Transition within gaits

When the horse has started to let the movements go through the body and softly connect to the rider’s hands, he is ready for lengthening the gaits. You prepare the lengthening with impulsion and softness and you should try to lengthen the strides instead of increasing the rhythm. After that you return to the working gait with impulsion. In the beginning it can be a good idea to prepare in the working gait on a circle, lengthen on one long side and then go back to working gait on a new circle at the next short side. 

Side movements

According to my impression, Juan doesn’t use the side movements to lengthen the neck, increase the impulsion of the hind legs and to get the movements through the horse. Instead, when you already have achieved this, you use the side movements to increase the control over the shoulders and hind legs and to prepare the horse for collected work. When you do side movements you should try to keep the rhythm in the gait and keep the impulsion from behind. Always make sure you can position the shoulders and the hind legs in the movement.


Juan put great importance to the transition in to piaffe and out of piaffe. In the beginning you should only keep the piaffe for a few strides, and then slowly ride the horse forward in collected trot. Make sure you keep the control over the shoulders and hind legs that you have gained from the side movements. You should keep the horse exactly in between a shoulder in and a quarter in.

If the horse has to little elevation in the forehand in piaffe, you can teach the horse the Spanish walk and use a tiny bit of these movements to increase elevation. You can also use Spanish walk to get the front legs more forward in piaffe, if you have a horse that wants to do piaffe with the front legs backwards.
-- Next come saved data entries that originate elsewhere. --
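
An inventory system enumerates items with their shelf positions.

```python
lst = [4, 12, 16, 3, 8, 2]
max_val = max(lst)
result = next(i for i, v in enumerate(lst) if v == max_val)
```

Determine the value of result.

Step 1: max([4, 12, 16, 3, 8, 2]) = 16.
Step 2: Find first index where value == 16:
  Index 0: 4 != 16
  Index 1: 12 != 16
  Index 2: 16 == 16, found!
Therefore result = 2.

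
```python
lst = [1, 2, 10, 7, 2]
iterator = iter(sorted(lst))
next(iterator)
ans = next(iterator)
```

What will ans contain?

Step 1: sorted([1, 2, 10, 7, 2]) = [1, 2, 2, 7, 10].
Step 2: Create iterator and skip 1 elements.
Step 3: next() returns 2.
Therefore ans = 2.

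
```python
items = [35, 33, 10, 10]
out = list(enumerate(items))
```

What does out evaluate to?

Step 1: enumerate pairs each element with its index:
  (0, 35)
  (1, 33)
  (2, 10)
  (3, 10)
Therefore out = [(0, 35), (1, 33), (2, 10), (3, 10)].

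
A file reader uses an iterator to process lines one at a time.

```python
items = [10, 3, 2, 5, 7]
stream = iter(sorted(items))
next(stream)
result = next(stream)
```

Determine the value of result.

Step 1: sorted([10, 3, 2, 5, 7]) = [2, 3, 5, 7, 10].
Step 2: Create iterator and skip 1 elements.
Step 3: next() returns 3.
Therefore result = 3.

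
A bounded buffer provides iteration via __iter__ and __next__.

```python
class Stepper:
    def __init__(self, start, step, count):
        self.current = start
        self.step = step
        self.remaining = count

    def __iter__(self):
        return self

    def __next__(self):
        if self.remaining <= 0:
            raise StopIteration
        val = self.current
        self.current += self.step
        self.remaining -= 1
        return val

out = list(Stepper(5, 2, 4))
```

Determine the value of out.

Step 1: Stepper starts at 5, increments by 2, for 4 steps:
  Yield 5, then current += 2
  Yield 7, then current += 2
  Yield 9, then current += 2
  Yield 11, then current += 2
Therefore out = [5, 7, 9, 11].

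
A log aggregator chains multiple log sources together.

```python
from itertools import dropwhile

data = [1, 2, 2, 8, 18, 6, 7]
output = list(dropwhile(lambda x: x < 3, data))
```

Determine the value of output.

Step 1: dropwhile drops elements while < 3:
  1 < 3: dropped
  2 < 3: dropped
  2 < 3: dropped
  8: kept (dropping stopped)
Step 2: Remaining elements kept regardless of condition.
Therefore output = [8, 18, 6, 7].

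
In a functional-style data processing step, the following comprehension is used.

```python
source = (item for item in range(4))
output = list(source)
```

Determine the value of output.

Step 1: Generator expression iterates range(4): [0, 1, 2, 3].
Step 2: list() collects all values.
Therefore output = [0, 1, 2, 3].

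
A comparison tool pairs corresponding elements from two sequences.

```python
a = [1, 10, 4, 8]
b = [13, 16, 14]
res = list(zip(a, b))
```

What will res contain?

Step 1: zip stops at shortest (len(a)=4, len(b)=3):
  Index 0: (1, 13)
  Index 1: (10, 16)
  Index 2: (4, 14)
Step 2: Last element of a (8) has no pair, dropped.
Therefore res = [(1, 13), (10, 16), (4, 14)].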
In that case it is important that you reward the forward movement in the front legs when you teach the Spanish walk, and not only the lift. You need to teach the horse to always put the front legs down a tiny bit in front of the body. 


Don’t do too much when you teach the horse the passage. Think about it as a forward going piaffe with a little more trot movement in the body. Then the passage will come naturally, instead of becoming mechanical. 

How can I combine this with the core stability riding?

If you drive the horse more forward, the importance of directing the energy straight through the horse increase. If the energy goes over one of the shoulders, the more you drive the horse forward, the more weight the horse will push over to that shoulder. When you stabilise the core in the horse, you get the whole body of the horse more centered and the horse start to lift the chest. Core stability in the rider gives a tool to keep the horse centered and the energy straight. It also reduces the exaggerated push from the hind legs. Therefore, by improving the core stability, you will get better effect when you increase the impulsion from the hind legs of the horse and release the reins.

The effect from increasing the impulsion from the hind legs and avoid restricting the forehand of the horse is not only that the energy increase. The most important effect is the more lifted posture in the horse’s body that it creates. You ride the horse from behind and push the hind legs more forward. This should make the whole hind quarter being more ”connected” in the way that the hind legs are lifted earlier and put down more forward. This pushes the whole body of the horse forward so that the body feels shorter and the base of the neck longer. It is not a stretching exercise as in going forward and down. Instead it increases the connection, the lift and the throughness in the horse. On the way to this position the horse might speed up and increase the rhythm. Then he will of course not be able to activate the core muscles. But when you get the horse into the right position he will start to break more with the hind legs and less with the front legs. It will therefore be easier to both get the lift in the chest and the throughness of the movements. In this position the rhythm will reduce and the horse will easier activate its core muscles.